A Segunda Turma do Supremo Tribunal Federal (STF), em voto relatado pelo ministro Joaquim Barbosa, concedeu parcialmente, na sessão de hoje (11), o Habeas Corpus (HC) 103225, impetrado pela Defensoria Pública da União em favor do sul-africano Christoffel Riginald George Isaacs, e determinou que seja aplicada à sua condenação a causa especial de diminuição de pena prevista no artigo 33, parágrafo 4º, da Lei de Drogas (Lei nº 11.343/2006).

O dispositivo prevê que as penas poderão ser reduzidas de um sexto a dois terços, desde que o réu seja primário, tenha bons antecedentes, não se dedique às atividades criminosas nem integre organização criminosa. Christoffel Riginald foi condenado a 7 anos, 3 meses e 15 dias de reclusão em regime inicial fechado pela prática de tráfico transnacional de drogas, mas o juiz da 2ª Vara Federal de Natal (RN), ao analisar a possibilidade de diminuição da pena, deixou de aplicá-la em razão da falta de comprovação de que o sul-africano não integrava organização criminosa.

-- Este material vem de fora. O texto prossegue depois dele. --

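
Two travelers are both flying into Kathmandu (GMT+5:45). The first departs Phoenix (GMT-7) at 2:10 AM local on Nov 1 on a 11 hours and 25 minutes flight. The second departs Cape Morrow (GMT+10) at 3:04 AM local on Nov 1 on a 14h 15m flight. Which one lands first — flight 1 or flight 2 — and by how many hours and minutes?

the second, by 13 hours 16 minutes

Flight 1 in UTC: 2:10 AM + 7:00 = 9:10 AM on Nov 1.
+11 hours 25 minutes → arrive 8:35 PM UTC on Nov 1.
Flight 2 in UTC: 3:04 AM − 10:00 = 5:04 PM on Oct 31.
+14 hours and 15 minutes → arrive 7:19 AM UTC on Nov 1.
Flight 2 lands earlier by 13 hours 16 minutes.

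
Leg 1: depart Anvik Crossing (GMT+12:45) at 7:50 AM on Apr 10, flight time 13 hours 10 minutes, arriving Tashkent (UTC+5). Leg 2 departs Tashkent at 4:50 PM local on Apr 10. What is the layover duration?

3 hours 35 minutes

Convert departure to UTC: 7:50 AM − 12:45 = 7:05 PM UTC on Apr 9.
Add 13 hours 10 minutes flight time → 8:15 AM UTC (Apr 10).
Tashkent is UTC+5:00, so local arrival = 8:15 AM + 5:00 = 1:15 PM on Apr 10.
Layover = 4:50 PM − 1:15 PM = 3 hours 35 minutes.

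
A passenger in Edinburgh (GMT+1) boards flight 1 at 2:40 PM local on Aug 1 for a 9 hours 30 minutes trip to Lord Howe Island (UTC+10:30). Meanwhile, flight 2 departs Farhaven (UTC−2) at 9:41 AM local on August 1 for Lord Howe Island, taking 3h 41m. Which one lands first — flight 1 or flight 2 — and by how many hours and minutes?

Flight 1 in UTC: 2:40 PM − 1:00 = 1:40 PM on Aug 1.
+9 hours and 30 minutes → arrive 11:10 PM UTC on Aug 1.
Flight 2 in UTC: 9:41 AM + 2:00 = 11:41 AM on Aug 1.
+3 hours 41 minutes → arrive 3:22 PM UTC on Aug 1.
Flight 2 lands earlier by 7 hours 48 minutes.

the second, by 7 hours 48 minutes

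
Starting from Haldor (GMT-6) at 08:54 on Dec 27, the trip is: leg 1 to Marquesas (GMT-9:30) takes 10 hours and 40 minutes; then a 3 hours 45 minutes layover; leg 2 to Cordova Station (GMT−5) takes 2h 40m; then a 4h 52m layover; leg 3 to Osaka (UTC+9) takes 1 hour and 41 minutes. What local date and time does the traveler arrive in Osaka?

Convert departure to UTC: 08:54 + 6:00 = 14:54 UTC on Dec 27.
Add 10 hours 40 minutes leg 1 → 01:34 UTC (Dec 28).
Add 3 hours 45 minutes layover in Marquesas → 05:19 UTC.
Add 2 hours 40 minutes leg 2 → 07:59 UTC.
Add 4 hours and 52 minutes layover in Cordova Station → 12:51 UTC.
Add 1 hour 41 minutes leg 3 → 14:32 UTC.
Osaka is UTC+9:00, so local arrival = 14:32 + 9:00 = 23:32 on Dec 28.

23:32 on December 28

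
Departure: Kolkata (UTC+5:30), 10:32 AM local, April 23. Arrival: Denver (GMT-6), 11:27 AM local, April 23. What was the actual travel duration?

Departure in UTC: 10:32 AM − 5:30 = 5:02 AM on Apr 23.
Arrival in UTC: 11:27 AM + 6:00 = 5:27 PM on Apr 23.
Elapsed = 5:27 PM − 5:02 AM = 12 hours 25 minutes.

12 hours 25 minutes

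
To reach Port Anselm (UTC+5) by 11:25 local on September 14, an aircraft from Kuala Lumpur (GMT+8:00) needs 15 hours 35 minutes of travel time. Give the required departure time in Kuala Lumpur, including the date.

Target arrival in UTC: 11:25 − 5:00 = 06:25 on Sep 14.
Subtract 15 hours and 35 minutes → departure 14:50 UTC on Sep 13.
Kuala Lumpur is UTC+8:00: 14:50 + 8:00 = 22:50 on Sep 13.

22:50 on Sep 13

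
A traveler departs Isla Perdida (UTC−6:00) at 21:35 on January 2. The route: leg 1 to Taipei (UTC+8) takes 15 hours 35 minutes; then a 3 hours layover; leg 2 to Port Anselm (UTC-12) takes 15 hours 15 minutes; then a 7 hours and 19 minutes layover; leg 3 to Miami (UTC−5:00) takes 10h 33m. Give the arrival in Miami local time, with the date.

02:17 on January 5

Convert departure to UTC: 21:35 + 6:00 = 03:35 UTC on Jan 3.
Add 15 hours 35 minutes leg 1 → 19:10 UTC.
Add 3 hours layover in Taipei → 22:10 UTC.
Add 15 hours 15 minutes leg 2 → 13:25 UTC (Jan 4).
Add 7 hours and 19 minutes layover in Port Anselm → 20:44 UTC.
Add 10 hours and 33 minutes leg 3 → 07:17 UTC (Jan 5).
Miami is UTC−5:00, so local arrival = 07:17 − 5:00 = 02:17 on Jan 5.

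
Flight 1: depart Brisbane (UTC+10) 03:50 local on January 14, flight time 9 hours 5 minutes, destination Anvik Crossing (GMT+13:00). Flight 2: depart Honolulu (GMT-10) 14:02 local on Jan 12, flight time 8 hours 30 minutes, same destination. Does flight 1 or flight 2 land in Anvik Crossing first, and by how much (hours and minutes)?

Flight 1 in UTC: 03:50 − 10:00 = 17:50 on Jan 13.
+9 hours and 5 minutes → arrive 02:55 UTC on Jan 14.
Flight 2 in UTC: 14:02 + 10:00 = 00:02 on Jan 13.
+8 hours 30 minutes → arrive 08:32 UTC on Jan 13.
Flight 2 lands earlier by 18 hours 23 minutes.

the second, by 18 hours 23 minutes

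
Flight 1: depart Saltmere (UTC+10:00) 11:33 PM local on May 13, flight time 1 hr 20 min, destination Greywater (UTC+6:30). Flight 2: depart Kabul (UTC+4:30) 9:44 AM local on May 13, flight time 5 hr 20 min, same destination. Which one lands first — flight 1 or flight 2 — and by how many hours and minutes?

Flight 1 in UTC: 11:33 PM − 10:00 = 1:33 PM on May 13.
+1 hour 20 minutes → arrive 2:53 PM UTC on May 13.
Flight 2 in UTC: 9:44 AM − 4:30 = 5:14 AM on May 13.
+5 hours and 20 minutes → arrive 10:34 AM UTC on May 13.
Flight 2 lands earlier by 4 hours 19 minutes.

the second, by 4 hours 19 minutes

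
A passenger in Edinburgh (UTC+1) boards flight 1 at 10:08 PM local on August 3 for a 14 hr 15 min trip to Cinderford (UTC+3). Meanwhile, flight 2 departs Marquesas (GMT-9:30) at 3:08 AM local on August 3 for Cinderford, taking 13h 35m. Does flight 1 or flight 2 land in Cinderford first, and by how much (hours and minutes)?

the second, by 9 hours 10 minutes

Flight 1 in UTC: 10:08 PM − 1:00 = 9:08 PM on Aug 3.
+14 hours 15 minutes → arrive 11:23 AM UTC on Aug 4.
Flight 2 in UTC: 3:08 AM + 9:30 = 12:38 PM on Aug 3.
+13 hours 35 minutes → arrive 2:13 AM UTC on Aug 4.
Flight 2 lands earlier by 9 hours 10 minutes.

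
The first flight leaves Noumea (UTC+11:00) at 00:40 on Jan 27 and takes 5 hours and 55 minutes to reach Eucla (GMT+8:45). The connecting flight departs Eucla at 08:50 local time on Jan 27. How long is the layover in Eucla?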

Para o ministro Joaquim Barbosa, ao assim proceder, o juiz sentenciante atribuiu ônus da prova ao réu. O relator leu trechos da decisão judicial em que o magistrado federal ressalta que o sul-africano não fazia jus à diminuição da pena porque, “nos autos, não restou claramente configurado que o acusado não é integrante de associação criminosa voltada ao tráfico internacional de substâncias entorpecentes”. Para o juiz, “outras pessoas estavam envolvidas e diretamente interessadas no transporte da droga encontrada em poder do réu, muito embora não se possa afirmar, com total convicção, que este integrava uma organização voltada ao tráfico.”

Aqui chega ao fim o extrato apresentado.